Sir Seretse Khama with his contemporaries, amongst these, the formidable Sir Ketumile Masire, was committed to expressing the politics, the national goals and national ideals in a manner that was comprehensible to Batswana. Terms, concepts and ideas had to be packaged in a manner that was comprehensible to the audience. They were not beginning a new tradition. They were continuing an old one which had been developed by many who came before them. Imagine the white people coming amongst the Batswana of 17th century wearing shoes. Batswana had no shoes; they had never seen shoes before. They lacked the concept of shoes they had never seen anything of the sort. Their feet had never been enveloped by a shoe. Neither had they seen anybody’s feet that covered. They gazed upon the hard shoe for a long time. Their eyes moved between the white man’s shoe and the hooves of their beasts. They saw a striking similarity. They realised that the shoe e bopegile jaaka tlhako, e lebega setlhako (like a hoof). The word was coined; a shoe was forever to be known as setlhako (that which looks like a hoof). The same thing happened with the word mirror. The object mirror was most fascinating. It was used by an individual for seeing oneself. For the people, it was selo se se dirisiwang go ipona, eseng go bona sepe gape. The word seipone was coined.

The need to speak to Batswana in the local language and idiom has always existed. It has always been challenging to find the terms and expressions which will resonate with the people, that is why the relentless terminology development with a functional edge has always been at the core of perfecting the communicative tool. Many in politics and media have had to dig deep into Setswana lexicon and idiom to find terms and expressions which make sense to the people. Some terms have had to be carved from the rural agricultural life of the Batswana. Take for examples the word for apartheid. We could have used a term for discrimination kgethololo to refer to discrimination.

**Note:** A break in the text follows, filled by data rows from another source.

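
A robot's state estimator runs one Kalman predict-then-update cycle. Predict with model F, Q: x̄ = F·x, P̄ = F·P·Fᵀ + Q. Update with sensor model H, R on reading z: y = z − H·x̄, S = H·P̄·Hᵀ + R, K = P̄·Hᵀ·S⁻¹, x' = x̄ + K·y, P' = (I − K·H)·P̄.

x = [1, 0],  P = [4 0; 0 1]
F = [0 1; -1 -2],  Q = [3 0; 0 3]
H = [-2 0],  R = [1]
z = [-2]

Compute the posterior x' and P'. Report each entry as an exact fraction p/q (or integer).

x̄ = F·x = [0, -1]
P̄ = F·P·Fᵀ + Q = [4 -2; -2 11]
y = z − H·x̄ = [-2]
S = H·P̄·Hᵀ + R = [17]
K = P̄·Hᵀ·S⁻¹ = [-8/17; 4/17]
x' = x̄ + K·y = [16/17, -25/17]
P' = (I − K·H)·P̄ = [4/17 -2/17; -2/17 171/17]

x' = [16/17, -25/17]
P' = [4/17 -2/17; -2/17 171/17]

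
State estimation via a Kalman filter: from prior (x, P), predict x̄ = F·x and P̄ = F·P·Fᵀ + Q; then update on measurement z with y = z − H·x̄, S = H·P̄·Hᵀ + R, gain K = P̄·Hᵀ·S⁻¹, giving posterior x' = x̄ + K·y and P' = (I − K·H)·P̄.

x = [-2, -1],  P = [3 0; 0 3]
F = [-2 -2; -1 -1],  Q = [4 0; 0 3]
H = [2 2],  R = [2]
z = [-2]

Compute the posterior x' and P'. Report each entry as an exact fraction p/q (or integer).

x' = [-62/123, -17/41]
P' = [244/123 -68/41; -68/41 75/41]

x̄ = F·x = [6, 3]
P̄ = F·P·Fᵀ + Q = [28 12; 12 9]
y = z − H·x̄ = [-20]
S = H·P̄·Hᵀ + R = [246]
K = P̄·Hᵀ·S⁻¹ = [40/123; 7/41]
x' = x̄ + K·y = [-62/123, -17/41]
P' = (I − K·H)·P̄ = [244/123 -68/41; -68/41 75/41]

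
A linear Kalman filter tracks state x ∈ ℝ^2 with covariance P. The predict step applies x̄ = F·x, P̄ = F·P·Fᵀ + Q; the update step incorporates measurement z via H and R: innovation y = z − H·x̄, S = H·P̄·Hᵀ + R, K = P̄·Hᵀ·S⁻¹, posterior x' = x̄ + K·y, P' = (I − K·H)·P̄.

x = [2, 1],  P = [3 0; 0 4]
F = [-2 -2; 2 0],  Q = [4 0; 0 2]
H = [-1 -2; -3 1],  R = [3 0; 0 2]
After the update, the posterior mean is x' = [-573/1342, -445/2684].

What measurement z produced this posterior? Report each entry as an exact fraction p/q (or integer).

x̄ = F·x = [-6, 4]
P̄ = F·P·Fᵀ + Q = [32 -12; -12 14]
S = H·P̄·Hᵀ + R = [43 8; 8 376]
K = P̄·Hᵀ·S⁻¹ = [-268/2013 -1145/4026; -802/2013 1139/8052]
x' − x̄ = [7479/1342, -11181/2684] = K·y
y = (KᵀK)⁻¹·Kᵀ·(x' − x̄) = [3, -21]
z = y + H·x̄ = [3, -21] + [-2, 22] = [1, 1]

z = [1, 1]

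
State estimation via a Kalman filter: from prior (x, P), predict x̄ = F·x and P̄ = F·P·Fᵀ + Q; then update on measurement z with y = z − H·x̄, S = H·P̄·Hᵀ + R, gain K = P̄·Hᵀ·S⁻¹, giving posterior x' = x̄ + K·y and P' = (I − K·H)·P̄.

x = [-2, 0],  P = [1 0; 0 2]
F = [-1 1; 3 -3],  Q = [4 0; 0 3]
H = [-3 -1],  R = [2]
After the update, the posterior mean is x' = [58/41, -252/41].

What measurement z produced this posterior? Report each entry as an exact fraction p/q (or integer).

z = [2]

x̄ = F·x = [2, -6]
P̄ = F·P·Fᵀ + Q = [7 -9; -9 30]
S = H·P̄·Hᵀ + R = [41]
K = P̄·Hᵀ·S⁻¹ = [-12/41; -3/41]
x' − x̄ = [-24/41, -6/41] = K·y
y = (KᵀK)⁻¹·Kᵀ·(x' − x̄) = [2]
z = y + H·x̄ = [2] + [0] = [2]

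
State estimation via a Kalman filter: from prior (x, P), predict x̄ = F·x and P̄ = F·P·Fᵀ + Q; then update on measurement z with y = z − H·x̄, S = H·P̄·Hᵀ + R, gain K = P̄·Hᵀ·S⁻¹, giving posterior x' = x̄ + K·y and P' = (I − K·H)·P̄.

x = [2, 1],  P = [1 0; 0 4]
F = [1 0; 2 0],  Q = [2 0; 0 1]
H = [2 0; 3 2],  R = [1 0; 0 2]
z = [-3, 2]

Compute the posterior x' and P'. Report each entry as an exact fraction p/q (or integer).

x' = [-310/273, 712/273]
P' = [50/273 -62/273; -62/273 197/273]

x̄ = F·x = [2, 4]
P̄ = F·P·Fᵀ + Q = [3 2; 2 5]
y = z − H·x̄ = [-7, -12]
S = H·P̄·Hᵀ + R = [13 26; 26 73]
K = P̄·Hᵀ·S⁻¹ = [100/273 1/21; -124/273 8/21]
x' = x̄ + K·y = [-310/273, 712/273]
P' = (I − K·H)·P̄ = [50/273 -62/273; -62/273 197/273]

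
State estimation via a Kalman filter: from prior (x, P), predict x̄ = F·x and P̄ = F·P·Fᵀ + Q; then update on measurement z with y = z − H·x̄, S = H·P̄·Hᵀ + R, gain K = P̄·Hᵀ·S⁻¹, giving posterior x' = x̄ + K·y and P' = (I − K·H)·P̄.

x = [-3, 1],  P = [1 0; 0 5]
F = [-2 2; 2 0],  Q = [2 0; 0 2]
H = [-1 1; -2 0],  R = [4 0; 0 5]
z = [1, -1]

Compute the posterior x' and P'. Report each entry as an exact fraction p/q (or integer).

x̄ = F·x = [8, -6]
P̄ = F·P·Fᵀ + Q = [26 -4; -4 6]
y = z − H·x̄ = [15, 15]
S = H·P̄·Hᵀ + R = [44 60; 60 109]
K = P̄·Hᵀ·S⁻¹ = [-75/598 -122/299; 305/598 -62/299]
x' = x̄ + K·y = [-1/598, -873/598]
P' = (I − K·H)·P̄ = [305/299 155/299; 155/299 765/299]

x' = [-1/598, -873/598]
P' = [305/299 155/299; 155/299 765/299]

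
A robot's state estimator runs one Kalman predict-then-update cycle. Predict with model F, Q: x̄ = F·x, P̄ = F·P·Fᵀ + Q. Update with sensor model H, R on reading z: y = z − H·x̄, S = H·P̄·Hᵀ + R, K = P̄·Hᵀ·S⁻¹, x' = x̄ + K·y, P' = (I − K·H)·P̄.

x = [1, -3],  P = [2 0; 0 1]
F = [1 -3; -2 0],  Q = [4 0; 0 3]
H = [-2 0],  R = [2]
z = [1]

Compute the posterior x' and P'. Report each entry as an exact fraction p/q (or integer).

x' = [-5/31, 22/31]
P' = [15/31 -4/31; -4/31 309/31]

x̄ = F·x = [10, -2]
P̄ = F·P·Fᵀ + Q = [15 -4; -4 11]
y = z − H·x̄ = [21]
S = H·P̄·Hᵀ + R = [62]
K = P̄·Hᵀ·S⁻¹ = [-15/31; 4/31]
x' = x̄ + K·y = [-5/31, 22/31]
P' = (I − K·H)·P̄ = [15/31 -4/31; -4/31 309/31]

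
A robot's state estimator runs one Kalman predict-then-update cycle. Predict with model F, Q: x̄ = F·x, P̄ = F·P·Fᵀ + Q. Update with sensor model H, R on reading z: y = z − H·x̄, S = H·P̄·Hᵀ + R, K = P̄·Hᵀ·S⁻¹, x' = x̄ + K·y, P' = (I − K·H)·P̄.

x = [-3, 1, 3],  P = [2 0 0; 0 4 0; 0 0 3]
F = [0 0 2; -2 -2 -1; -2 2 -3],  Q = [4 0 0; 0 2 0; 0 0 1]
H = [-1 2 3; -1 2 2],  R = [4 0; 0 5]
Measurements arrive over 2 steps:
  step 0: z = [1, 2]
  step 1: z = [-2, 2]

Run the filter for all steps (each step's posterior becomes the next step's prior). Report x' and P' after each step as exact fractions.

step 0: x' = [16318/3307, 11121/3307, -555/3307], P' = [22623/3307 18695/6614 1154/3307; 18695/6614 133155/13228 -21545/3307; 1154/3307 -21545/3307 17612/3307]
step 1: x' = [28767946/98597837, 210349881/197195674, -90948553/98597837], P' = [616237972/98597837 685056392/98597837 -294608516/98597837; 685056392/98597837 3367592975/197195674 -1014687599/98597837; -294608516/98597837 -1014687599/98597837 684898646/98597837]

step 0: x̄ = F·x = [6, 1, -1]
step 0: P̄ = F·P·Fᵀ + Q = [16 -6 -18; -6 29 1; -18 1 52]
step 0: y = z − H·x̄ = [8, 8]
step 0: S = H·P̄·Hᵀ + R = [748 568; 568 449]
step 0: K = P̄·Hᵀ·S⁻¹ = [-233/6614 -324/3307; -7405/13228 2828/3307; 2148/3307 -1804/3307]
step 0: x' = x̄ + K·y = [16318/3307, 11121/3307, -555/3307]
step 0: P' = (I − K·H)·P̄ = [22623/3307 18695/6614 1154/3307; 18695/6614 133155/13228 -21545/3307; 1154/3307 -21545/3307 17612/3307]
step 1: x̄ = F·x = [-1110/3307, -54323/3307, -8729/3307]
step 1: P̄ = F·P·Fᵀ + Q = [83676/3307 46340/3307 -196468/3307; 46340/3307 241089/3307 -66775/3307; -196468/3307 -66775/3307 583070/3307]
step 1: y = z − H·x̄ = [127109/3307, 131608/3307]
step 1: S = H·P̄·Hᵀ + R = [6501038/3307 4675682/3307; 4675682/3307 3463159/3307]
step 1: K = P̄·Hᵀ·S⁻¹ = [-32487684/98597837 32931556/98597837; -180763107/197195674 130632277/98597837; 79982314/98597837 -72993878/98597837]
step 1: x' = x̄ + K·y = [28767946/98597837, 210349881/197195674, -90948553/98597837]
step 1: P' = (I − K·H)·P̄ = [616237972/98597837 685056392/98597837 -294608516/98597837; 685056392/98597837 3367592975/197195674 -1014687599/98597837; -294608516/98597837 -1014687599/98597837 684898646/98597837]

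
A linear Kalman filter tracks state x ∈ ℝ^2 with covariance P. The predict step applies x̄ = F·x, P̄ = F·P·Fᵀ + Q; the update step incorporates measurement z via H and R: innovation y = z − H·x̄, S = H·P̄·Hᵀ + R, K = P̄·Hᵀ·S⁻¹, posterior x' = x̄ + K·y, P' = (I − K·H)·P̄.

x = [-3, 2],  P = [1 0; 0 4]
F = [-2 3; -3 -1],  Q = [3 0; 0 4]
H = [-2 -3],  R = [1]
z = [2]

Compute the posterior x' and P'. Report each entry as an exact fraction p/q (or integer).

x̄ = F·x = [12, 7]
P̄ = F·P·Fᵀ + Q = [43 -6; -6 17]
y = z − H·x̄ = [47]
S = H·P̄·Hᵀ + R = [254]
K = P̄·Hᵀ·S⁻¹ = [-34/127; -39/254]
x' = x̄ + K·y = [-74/127, -55/254]
P' = (I − K·H)·P̄ = [3149/127 -2088/127; -2088/127 2797/254]

x' = [-74/127, -55/254]
P' = [3149/127 -2088/127; -2088/127 2797/254]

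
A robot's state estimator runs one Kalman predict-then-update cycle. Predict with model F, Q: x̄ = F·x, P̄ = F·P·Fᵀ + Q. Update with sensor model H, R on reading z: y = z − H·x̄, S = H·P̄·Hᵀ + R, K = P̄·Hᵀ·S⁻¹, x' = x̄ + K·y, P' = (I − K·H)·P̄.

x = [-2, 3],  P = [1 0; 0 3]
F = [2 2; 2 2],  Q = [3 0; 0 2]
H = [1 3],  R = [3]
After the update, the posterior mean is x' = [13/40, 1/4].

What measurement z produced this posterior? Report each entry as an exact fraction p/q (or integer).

z = [1]

x̄ = F·x = [2, 2]
P̄ = F·P·Fᵀ + Q = [19 16; 16 18]
S = H·P̄·Hᵀ + R = [280]
K = P̄·Hᵀ·S⁻¹ = [67/280; 1/4]
x' − x̄ = [-67/40, -7/4] = K·y
y = (KᵀK)⁻¹·Kᵀ·(x' − x̄) = [-7]
z = y + H·x̄ = [-7] + [8] = [1]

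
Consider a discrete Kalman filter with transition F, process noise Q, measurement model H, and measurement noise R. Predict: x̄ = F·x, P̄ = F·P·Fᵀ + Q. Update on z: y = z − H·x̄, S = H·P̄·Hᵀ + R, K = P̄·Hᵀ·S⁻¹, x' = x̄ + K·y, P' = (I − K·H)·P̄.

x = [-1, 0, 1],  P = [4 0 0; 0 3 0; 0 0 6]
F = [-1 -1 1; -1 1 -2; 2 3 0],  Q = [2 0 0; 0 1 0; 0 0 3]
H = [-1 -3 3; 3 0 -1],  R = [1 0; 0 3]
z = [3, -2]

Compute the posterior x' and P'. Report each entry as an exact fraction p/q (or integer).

x̄ = F·x = [2, -1, -2]
P̄ = F·P·Fᵀ + Q = [15 -11 -17; -11 32 1; -17 1 46]
y = z − H·x̄ = [8, -10]
S = H·P̄·Hᵀ + R = [736 -251; -251 286]
K = P̄·Hᵀ·S⁻¹ = [6124/147495 37349/147495; -10662/49165 -15202/49165; 1275/9833 -2216/9833]
x' = x̄ + K·y = [-9836/49165, 17559/49165, 12694/9833]
P' = (I − K·H)·P̄ = [98879/147495 49863/49165 12306/9833; 49863/49165 182128/49165 39039/9833; 12306/9833 39039/9833 43566/9833]

x' = [-9836/49165, 17559/49165, 12694/9833]
P' = [98879/147495 49863/49165 12306/9833; 49863/49165 182128/49165 39039/9833; 12306/9833 39039/9833 43566/9833]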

Instead the Batswana went into the cattle terminology of separating the calves from the cows; or separating the cows from the bulls. The agricultural verb for such an act is go tlhaola from which the idiom: go di tlhaolelwa di bekerwe is derives. The term tlhaolele to refer to apartheid was formed. In religion as well a similar thing occurred. Translation of the Bible and the preaching of sermons to the Tswana was most challenging. For instance there was no term for the concept sin. Sin was understood as an ugly thing or evil act; in other words selo se sebe. The word sebe for sin was as a consequence coined. The root of this word is found in a variety of Setswana words. It is used by Bangwato to describe an ugly person motho yo mompe or yo mobe.

The challenge for the modern Motswana; politician, writer, journalist, or teacher is to communicate with precision and not attempt to impress the audience with fancy meaningless terminology. How I wish many of us would remember the words of Sir Seretse Khama and express our message in terms, which our people understand.